I'm considering the following integral

$$I=\int_a^b[f(a)+\Delta f(a)\alpha+\frac {f''(\xi)}{2}\alpha(\alpha-1)h^2]dx$$

where $a\le x\le b, h=b-a, \Delta f(a)=f(b)-f(a), \xi$ is a number between $a$ and $b$. If $\alpha=\frac{x-a}{h}$ then $dx=hd\alpha$. Thus

$$I=h\int_0^1[f(a)+\Delta f(a)\alpha+\frac {f''(\xi)}{2}\alpha(\alpha-1)h^2]d\alpha$$

If one assumes that for $h$ small, $f''(\xi)$ is approximately constant, then

$$I=h\left[\alpha f(a)+\frac{\alpha^2}{2}\Delta f(a)+\left(\frac{\alpha^3}{6}-\frac{\alpha^2}{4}\right)+f''(\xi)h^2\right]_0^1d\alpha$$

My question is, why is the author making this assumption of "If one assumes that for $h$ small, $f''(\xi)$ is approximately constant"? Wasn't already a constant?

Thank you in advance

Answer 1

The $\xi$ in the remainder term depends on the value of $\alpha$ (and $x$), so in principle it actually should be part of the integration, and is not a constant factor that can be pulled out of the integral. If however for all $\alpha$ (or $x$) in the relevant range, the quantity $f''(\xi)$ is bounded, then you can bound how large the integral of the last term might be.

Answer 2

In the remainder of a linear interpolation at $a$ and $b$ you get $$ f(x)=p_1(x)+(x-a)(x-b)r(x). $$ On the one hand, one can show that for twice differentiable $f$ the function $r$ is continuous in $x$. On the other hand, as you used it, it can be shown that there is a $\xi_x$ in the hull of the points $a,b,x$ so that $r(x)=\frac{f''(\xi_x)}2$.

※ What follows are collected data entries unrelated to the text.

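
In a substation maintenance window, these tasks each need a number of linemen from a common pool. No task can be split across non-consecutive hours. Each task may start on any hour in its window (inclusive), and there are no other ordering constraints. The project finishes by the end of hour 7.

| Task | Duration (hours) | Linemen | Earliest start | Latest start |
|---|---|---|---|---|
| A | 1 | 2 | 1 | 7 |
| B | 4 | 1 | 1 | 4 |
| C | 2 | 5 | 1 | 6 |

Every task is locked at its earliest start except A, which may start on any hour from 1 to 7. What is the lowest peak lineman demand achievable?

6

A@1: h1:8  h2:6  h3:1  h4:1  h5:0  h6:0  h7:0 → peak 8
A@2: h1:6  h2:8  h3:1  h4:1  h5:0  h6:0  h7:0 → peak 8
A@3: h1:6  h2:6  h3:3  h4:1  h5:0  h6:0  h7:0 → peak 6
A@4: h1:6  h2:6  h3:1  h4:3  h5:0  h6:0  h7:0 → peak 6
A@5: h1:6  h2:6  h3:1  h4:1  h5:2  h6:0  h7:0 → peak 6
A@6: h1:6  h2:6  h3:1  h4:1  h5:0  h6:2  h7:0 → peak 6
A@7: h1:6  h2:6  h3:1  h4:1  h5:0  h6:0  h7:2 → peak 6
Best is A@3, peak 6.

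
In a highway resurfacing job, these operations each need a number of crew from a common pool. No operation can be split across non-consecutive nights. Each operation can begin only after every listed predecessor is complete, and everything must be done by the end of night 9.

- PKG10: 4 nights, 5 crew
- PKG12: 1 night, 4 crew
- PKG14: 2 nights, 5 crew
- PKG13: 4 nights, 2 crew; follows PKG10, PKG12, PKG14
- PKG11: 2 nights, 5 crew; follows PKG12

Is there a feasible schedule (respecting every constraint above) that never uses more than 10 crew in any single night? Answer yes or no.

yes

Schedule PKG10@1, PKG12@1, PKG14@2, PKG13@5, PKG11@4: n1:9  n2:10  n3:10  n4:10  n5:7  n6:2  n7:2  n8:2  n9:0 — peak 10 ≤ 10.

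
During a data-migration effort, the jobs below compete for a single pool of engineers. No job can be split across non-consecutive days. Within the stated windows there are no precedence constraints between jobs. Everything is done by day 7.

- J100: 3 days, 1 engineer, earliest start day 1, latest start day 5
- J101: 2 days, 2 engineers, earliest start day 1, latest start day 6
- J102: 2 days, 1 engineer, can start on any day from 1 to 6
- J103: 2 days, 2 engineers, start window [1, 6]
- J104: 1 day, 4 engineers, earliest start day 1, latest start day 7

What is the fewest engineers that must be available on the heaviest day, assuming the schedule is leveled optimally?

4

Early-start (J100@1, J101@1, J102@1, J103@1, J104@1) gives peak 10: d1:10  d2:6  d3:1  d4:0  d5:0  d6:0  d7:0.
Shift J103→3, J104→5.
Schedule J100@1, J101@1, J102@1, J103@3, J104@5: d1:4  d2:4  d3:3  d4:2  d5:4  d6:0  d7:0 — peak 4.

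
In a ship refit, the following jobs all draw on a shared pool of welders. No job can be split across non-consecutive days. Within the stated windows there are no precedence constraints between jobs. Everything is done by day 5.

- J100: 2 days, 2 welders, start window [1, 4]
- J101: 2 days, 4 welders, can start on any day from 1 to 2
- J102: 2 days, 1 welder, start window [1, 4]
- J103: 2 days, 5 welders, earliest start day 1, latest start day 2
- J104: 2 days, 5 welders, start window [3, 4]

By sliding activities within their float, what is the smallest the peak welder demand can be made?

Early-start (J100@1, J101@1, J102@1, J103@1, J104@3) gives peak 12: d1:12  d2:12  d3:5  d4:5  d5:0.
Shift J100→3, J102→3.
Schedule J100@3, J101@1, J102@3, J103@1, J104@3: d1:9  d2:9  d3:8  d4:8  d5:0 — peak 9.

9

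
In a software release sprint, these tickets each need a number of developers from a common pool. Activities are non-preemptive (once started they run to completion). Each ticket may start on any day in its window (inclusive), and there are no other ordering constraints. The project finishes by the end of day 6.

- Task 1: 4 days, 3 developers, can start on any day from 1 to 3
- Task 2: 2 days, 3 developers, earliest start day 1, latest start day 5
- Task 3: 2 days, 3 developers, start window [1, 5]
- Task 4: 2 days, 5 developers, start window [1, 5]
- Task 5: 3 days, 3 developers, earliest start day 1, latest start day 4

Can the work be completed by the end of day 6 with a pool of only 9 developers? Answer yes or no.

Schedule Task 1@1, Task 2@1, Task 3@1, Task 4@5, Task 5@3: d1:9  d2:9  d3:6  d4:6  d5:8  d6:5 — peak 9 ≤ 9.

yes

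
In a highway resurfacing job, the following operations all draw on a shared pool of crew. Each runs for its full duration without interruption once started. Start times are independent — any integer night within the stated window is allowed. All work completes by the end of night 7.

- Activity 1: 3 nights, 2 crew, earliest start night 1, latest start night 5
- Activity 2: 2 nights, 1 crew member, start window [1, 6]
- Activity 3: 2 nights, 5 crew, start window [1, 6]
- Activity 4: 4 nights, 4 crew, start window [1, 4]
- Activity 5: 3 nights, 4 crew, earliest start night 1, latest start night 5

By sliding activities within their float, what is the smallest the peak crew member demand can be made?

8

Early-start (Activity 1@1, Activity 2@1, Activity 3@1, Activity 4@1, Activity 5@1) gives peak 16: n1:16  n2:16  n3:10  n4:4  n5:0  n6:0  n7:0.
Shift Activity 4→3, Activity 5→4.
Schedule Activity 1@1, Activity 2@1, Activity 3@1, Activity 4@3, Activity 5@4: n1:8  n2:8  n3:6  n4:8  n5:8  n6:8  n7:0 — peak 8.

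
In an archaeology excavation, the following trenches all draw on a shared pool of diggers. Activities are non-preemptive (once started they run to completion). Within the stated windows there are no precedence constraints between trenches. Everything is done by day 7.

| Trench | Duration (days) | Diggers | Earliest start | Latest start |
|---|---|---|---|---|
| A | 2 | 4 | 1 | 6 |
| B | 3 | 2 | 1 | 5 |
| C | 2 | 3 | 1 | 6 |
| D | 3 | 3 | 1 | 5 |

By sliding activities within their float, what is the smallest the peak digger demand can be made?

5

Early-start (A@1, B@1, C@1, D@1) gives peak 12: d1:12  d2:12  d3:5  d4:0  d5:0  d6:0  d7:0.
Shift B→3, C→3, D→5.
Schedule A@1, B@3, C@3, D@5: d1:4  d2:4  d3:5  d4:5  d5:5  d6:3  d7:3 — peak 5.
Total digger-days = 29 over 7 days ⇒ peak ≥ ⌈29/7⌉ = 5, so 5 is optimal.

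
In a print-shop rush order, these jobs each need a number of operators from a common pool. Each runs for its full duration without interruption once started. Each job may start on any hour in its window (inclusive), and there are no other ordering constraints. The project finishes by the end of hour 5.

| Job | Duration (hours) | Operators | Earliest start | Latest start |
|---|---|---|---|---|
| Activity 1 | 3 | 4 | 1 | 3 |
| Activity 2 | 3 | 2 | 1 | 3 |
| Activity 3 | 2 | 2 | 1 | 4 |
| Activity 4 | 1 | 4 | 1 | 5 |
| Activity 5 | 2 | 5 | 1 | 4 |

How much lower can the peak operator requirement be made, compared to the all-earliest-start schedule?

9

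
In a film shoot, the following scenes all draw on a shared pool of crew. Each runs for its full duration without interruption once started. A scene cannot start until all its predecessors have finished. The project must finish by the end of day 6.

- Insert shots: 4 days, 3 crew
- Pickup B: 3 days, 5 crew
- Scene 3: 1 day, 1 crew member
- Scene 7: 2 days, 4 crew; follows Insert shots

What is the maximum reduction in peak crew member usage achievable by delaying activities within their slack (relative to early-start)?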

For the integration you can now take the first version to apply the mean value theorem, $$ \int_a^b(x-a)(x-b)r(x)dx=r(\eta)\int_a^b(x-a)(x-b)dx. $$ After that use the connection to the second derivative with $\xi=\xi_\eta$. So there is no need to consider $h$ small enough or $\xi$ nearly constant or such.